Was auch Callier bemerkte. Aber deswegen wechselte er nicht aus irgendwelchen kommerziellen Erwägungen das Fach, entwickelte sich vielmehr in kürzester Zeit zu einem sängerischen Allround-Talent. Die zehn für diese Retrospektive ausgewählten Songs der Jahre 1966 bis 1973 (für das Chess-Sub-Label Cadet) weisen ihn als einen Meister aus, der damals nie die verdiente breitere Anerkennung fand.
Nicht für das bluesige „You Goin‘ Miss Your Candyman“ mit den Parallelen zum jungen Tim Buckley und nicht für das beseelt gesungene „Look At Me Now“. „Ordinary Joe“ war Pop von Bacharach/David-Kaliber, die majestätische Ballade „Ordinary Rain“ damals ganz nebenbei auch eine Steilvorlage für Scott Walker. Nicht nur der Scat-Gesang, sondern die ganzen neun Minuten von „Dancing Girl“ mit dem jazzigen Arrangement erinnern schon sehr an „Astral Weeks“, und beim Titelsong der zweiten Cadet-LP „What Color Is Love“ klang das, was Produzent Charles Stepney das Orchester musizieren ließ, wie Gil Evans auf Soul-Music-Seitenstraßen.
Das Ergebnis war ein moderner Pop-Standard. Das hier erstmals überhaupt veröffentlichte „Hangman“, knapp neun Minuten Folk-Jazz, bei dem man klugerweise keinerlei Angaben zum Komponisten macht, basierte garantiert auf demselben Traditional wie „Gallows Pole“ auf dem dritten Led Zeppelin Album. Auf diesen Stil-Mix sollte Callier später oft höchst überzeugend zurückkommen.
wer sich von der sängerischen Klasse des Terry Callier überzeugen will, darf hier auch direkt Track 9 anwählen, um zu bestaunen, was der aus Duke Ellingtons „Satin Doll“ machte. Bei „I Just Can’t Help Myself (I Don’t Want Nobody Else)“, der vorletzten Cadet-Aufnahme hier, kann man blindlings auf die Idee kommen, dass Produzent dieser Soul-Ballade Marvin Gaye war. Blieb nur die Frage: Was sollte irgendwer beim Label mit solchem Material machen, nachdem Marshall Chess schon seit Jahren auf großer Tournee mit den Rolling Stones weltweit und weder Folk- noch Jazz-Fan war?

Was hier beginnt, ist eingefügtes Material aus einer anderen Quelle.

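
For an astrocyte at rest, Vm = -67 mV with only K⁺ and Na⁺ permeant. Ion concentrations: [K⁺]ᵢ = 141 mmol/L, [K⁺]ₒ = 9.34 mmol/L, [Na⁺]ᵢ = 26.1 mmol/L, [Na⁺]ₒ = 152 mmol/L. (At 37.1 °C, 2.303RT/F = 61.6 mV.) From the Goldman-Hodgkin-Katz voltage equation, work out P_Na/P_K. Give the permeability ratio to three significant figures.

Let α = P_Na/P_K. GHK: Vm = 61.6·log₁₀[(Kₒ + α·Naₒ)/(Kᵢ + α·Naᵢ)].
10^(Vm/61.6) = 10^(-67.0/61.6) = 0.081722
So 0.081722·(Kᵢ + α·Naᵢ) = Kₒ + α·Naₒ → α = (0.081722·141.0 − 9.34) / (152.0 − 0.081722·26.1)
α = (11.52 − 9.34) / (152.0 − 2.133) = 2.183/149.9 = 0.01456

0.0146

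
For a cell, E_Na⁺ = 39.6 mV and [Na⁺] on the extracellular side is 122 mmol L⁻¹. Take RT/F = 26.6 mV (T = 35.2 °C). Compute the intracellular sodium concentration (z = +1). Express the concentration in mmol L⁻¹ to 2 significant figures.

28 mmol L⁻¹

Nernst: E = (26.6/1) · ln([out]/[in]), so ln([out]/[in]) = 39.6 × 1 / 26.6 = 1.4887.
[out]/[in] = e^(1.4887) = 4.431.
[in] = 122 / 4.431 = 27.53 mmol L⁻¹.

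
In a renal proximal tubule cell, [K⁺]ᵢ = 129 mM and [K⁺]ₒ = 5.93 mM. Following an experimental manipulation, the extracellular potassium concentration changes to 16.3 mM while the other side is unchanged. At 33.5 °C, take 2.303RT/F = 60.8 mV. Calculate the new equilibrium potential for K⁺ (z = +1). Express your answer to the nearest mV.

After the shift: [K⁺]_out = 16.3, [K⁺]_in = 129 mM.
E_new = (60.8/1)·log₁₀(16.3/129) = 60.80 · (-0.8984) = -54.62 mV

-55 mV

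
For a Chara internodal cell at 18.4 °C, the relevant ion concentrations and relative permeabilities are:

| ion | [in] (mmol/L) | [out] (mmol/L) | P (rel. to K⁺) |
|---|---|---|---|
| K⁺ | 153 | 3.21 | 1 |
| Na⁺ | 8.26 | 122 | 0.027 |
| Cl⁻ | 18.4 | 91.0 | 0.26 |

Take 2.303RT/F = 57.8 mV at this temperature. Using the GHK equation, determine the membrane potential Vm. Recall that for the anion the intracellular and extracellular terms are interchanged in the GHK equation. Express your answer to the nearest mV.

-69 mV

Vm = 57.8 · log₁₀[(Σ P·[cation]ₒ + Σ P·[anion]ᵢ) / (Σ P·[cation]ᵢ + Σ P·[anion]ₒ)]
Numerator = 1×3.21 + 0.027×122 + 0.26×18.4 = 11.29
Denominator = 1×153 + 0.027×8.26 + 0.26×91.0 = 176.9
Vm = 57.8 · log₁₀(0.063816) = 57.8 × (-1.1951) = -69.07 mV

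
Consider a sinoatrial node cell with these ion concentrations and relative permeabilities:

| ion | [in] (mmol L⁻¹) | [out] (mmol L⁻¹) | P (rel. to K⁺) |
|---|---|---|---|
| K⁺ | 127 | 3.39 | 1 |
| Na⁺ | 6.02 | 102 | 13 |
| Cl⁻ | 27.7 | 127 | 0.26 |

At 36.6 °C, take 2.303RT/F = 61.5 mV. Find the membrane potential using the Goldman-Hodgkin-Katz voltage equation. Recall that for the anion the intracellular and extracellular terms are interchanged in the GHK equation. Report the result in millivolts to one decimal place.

Vm = 61.5 · log₁₀[(Σ P·[cation]ₒ + Σ P·[anion]ᵢ) / (Σ P·[cation]ᵢ + Σ P·[anion]ₒ)]
Numerator = 1×3.39 + 13×102 + 0.26×27.7 = 1337
Denominator = 1×127 + 13×6.02 + 0.26×127 = 238.3
Vm = 61.5 · log₁₀(5.6093) = 61.5 × (0.7489) = 46.06 mV

46.1 mV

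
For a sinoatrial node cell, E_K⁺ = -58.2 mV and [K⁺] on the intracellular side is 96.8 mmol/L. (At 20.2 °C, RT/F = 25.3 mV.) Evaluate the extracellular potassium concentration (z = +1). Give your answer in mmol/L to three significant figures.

9.70 mmol/L

Nernst: E = (25.3/1) · ln([out]/[in]), so ln([out]/[in]) = -58.2 × 1 / 25.3 = -2.3004.
[out]/[in] = e^(-2.3004) = 0.1002.
[out] = 0.1002 × 96.8 = 9.701 mmol/L.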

Auch das an Tim Hardin und wieder Tim Buckley erinnernde „Until Tomorrow“ hatte mit der klar umrissenen corporate identity dieser Label-Familie so überhaupt gar nichts gemeinsam. Mit dem Ausverkauf an die All Platinum Group war Callier erst mal arbeitslos. Die beiden Elektra-LPs der Jahre 1978/79 (zwei Kostproben aus denselben hier) waren kein Reset für seine schon so lange dümpelnde Karriere.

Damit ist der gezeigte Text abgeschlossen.